La capsule Orion, propulsée par un module de service européen. Crédit : ESA/D. Ducros

La Nasa et l'ESA ont signé un accord selon lequel l'Europe fournira le module de service propulsant la capsule Orion pour un premier vol automatique autour de la Lune dès 2017.

Annoncé le 16 janvier 2013, il constitue une première car jamais les États-Unis n'avaient confié à d'autres pays la responsabilité de réaliser le moindre élément des vaisseaux devant acheminer leurs astronautes dans l'espace.

L'acquis de l'ATV
Le module de service, qui sert de moteur mais aussi de réserve d'oxygène et de source d'énergie à la capsule Orion, sera dérivé des technologies acquises par l'ESA pour son cargo automatique ATV (Automated Transfer Vehicle).

Après trois vols de ravitaillement de la Station spatiale internationale (ISS), l'ATV a démontré sa fiabilité. Un succès qui a convaincu la Nasa.

Cet élément est très important, surtout dans une mission lunaire. Il joue le même rôle que le module de service des vaisseaux Apollo et l'on se souvient de la gravité de la situation engendrée par l'explosion de ce dernier lors du vol d'Apollo 13 vers la Lune en 1970. L'équipage n'avait été sauvé que grâce à l'utilisation du moteur du module lunaire, non prévu pour propulser la caspule Apollo vers la Terre.

Orion et son module de service construit par l'ESA. Crédit : Nasa

Ci-dessus, le plan du vaisseau Orion avec la localisation du module fourni
par l'ESA (ESA Service Module). Crédit : Nasa.

Une première mission autour de la Lune en 2017 ?
Les deux partenaires ont également annoncé qu'un premier vol de la capsule Orion propulsée par le module de service européen aurait lieu en 2017. Baptisé Exploration Mission-1, ce test a pour but d'envoyer le vaisseau, sans astronaute, contourner la Lune et le faire revenir sur Terre. Il suivra un test spatial de la capsule Orion sans son module de service, déjà prévu en 2014 et propulsé par une fusée DeltaIV Heavy.

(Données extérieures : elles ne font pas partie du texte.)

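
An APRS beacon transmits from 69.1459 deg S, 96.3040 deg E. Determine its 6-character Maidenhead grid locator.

NC80du

Offset from 180°W / 90°S: lon 276.3040°, lat 20.8541°.
Field: lon ⌊276.3040/20⌋ = 13 → N; lat ⌊20.8541/10⌋ = 2 → C.
Square: lon ⌊16.3040/2⌋ = 8; lat ⌊0.8541/1⌋ = 0.
Subsquare: lon ⌊0.3040/0.0833333⌋ = 3 → d; lat ⌊0.8541/0.0416667⌋ = 20 → u.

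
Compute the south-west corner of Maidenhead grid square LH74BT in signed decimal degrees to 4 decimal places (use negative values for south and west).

-15.2083, 54.0833

Field L=11, H=7: +11·20° lon, +7·10° lat → SW at lon 40°, lat -20°.
Square 7, 4: +7·2° lon, +4·1° lat → SW at lon 54°, lat -16°.
Subsquare b=1, t=19: +1·0.0833333° lon, +19·0.0416667° lat → SW at lon 54.0833°, lat -15.2083°.
latitude -15.2083, longitude 54.0833.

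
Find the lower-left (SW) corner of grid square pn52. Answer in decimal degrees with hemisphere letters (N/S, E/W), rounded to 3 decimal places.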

La mission de 2017 suppose cependant que le nouveau lanceur lourd de la Nasa, le SLS, soit prêt puisque c'est lui qui devrait expédier Orion hors de l'orbite terrestre. Le module de service européen servirait, une fois la Lune contournée, à donner une impulsion pour renvoyer Orion vers la Terre. Il ne serait pas utilisé pour un freinage et une insertion sur orbite lunaire, le but n'étant que de contourner la Lune en tir balistique, à la manière des vaisseaux automatiques Zond lancés par la Russie à la fin des années 1960 où de la mission touristique proposée par Space Adventures.


La vidéo ci-dessous détaille ce vol sui se terminerait par un retour sur Terre de la capsule à la vitesse de 11 km/s, une vitesse jamais atteinte depuis le retour de la mission Apollo 17 en décembre 1972.

Un vol habité après la Lune
La Nasa indique par ailleurs qu'après ce contournement de la Lune, une deuxième mission (Exploration Mission-2) emporterait quatre astronautes sur orbite autour de la Terre. Ce nouveau test sera sans doute conditionné à la réussite du premier. Dans tous les cas, l'ESA devra fournir un premier module de service dans les délais et la Nasa devra réussir à assembler sa gigantesque fusée dans les mêmes délais. Un pari qui n'est pas gagné d'avance.